The Huntington University Nursing
Department played host to eight prospective students during the spring semester visit day on Feb. 8. During their visit, students toured the campus and the state-of-the-art nursing department, had lunch with students and professors and attended a question and answer panel.
The students, along with their parents, asked questions from dorm safety to what makes the nursing program worthwhile. They got a tour of the computer lab, where much of the current students testing take place. They toured the main nursing lab, complete with eight bed bays with headwall components, 11 simulated mannequins including SimMan, and advanced patient simulator.
Senior Anna Carpenter and juniors Lindsay Shellanbarger and Kaitlyn Boner were overflowing with wisdom for the students.
“Don’t let your doubts stop you, keep pushing through, from seniors to professors, we all want to help,” Carpenter said, boasting of the encouragement she receives all through their department. “Take advantage of your professors, call, text, email. They are always there for us.”
Visiting students asked about the level of difficulty in the nursing department and how typical classes are arranged.
“Classes will challenge you to ask why you think what you think,” Shellanbarger said.
Students also describe their clinical rotations and what those required hours looked like.
“Clinicals can help change the assumptions and stereotypes, it can help change your attitude on a particular area,” Boner said, explaining that students will start out at a nursing home to get their feet wet in the field and then move onto obstetrics and then psychology and mental health.

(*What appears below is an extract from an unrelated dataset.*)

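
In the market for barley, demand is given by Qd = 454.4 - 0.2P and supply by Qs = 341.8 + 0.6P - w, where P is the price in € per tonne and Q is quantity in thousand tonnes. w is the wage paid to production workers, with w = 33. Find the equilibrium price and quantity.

P* = 182, Q* = 418

With w = 33, supply is Qs = 308.8 + 0.6P.
The market clears where 454.4 - 0.2P = 308.8 + 0.6P. Rearranging, 0.8P = 145.6, hence P* = 182.
Substitute back: Q* = 454.4 - 0.2(182) = 418.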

All nursing students start out with a clinical adviser who works right alongside the students, as they progress in the program, they are passed on to a primary nurse.
“Students are required to have all their skills checked off in our lab setting before they are sent out onto the floor,” said Dr. Margaret Winter, director of nursing.
Parents asked about graduation and what happens at the end of the four years. They also asked how students are prepared to enter the “real world.”
“We go through role transitions,” Carpenter answered. “You get trained like an employee, you get watched and corrected. You take on the hours of your supervising nurse.”
“We have fun. It sounds scary, but because we are small you get really close and we help and build each other up,” Boner added. “We work together combining our strengths and weaknesses.”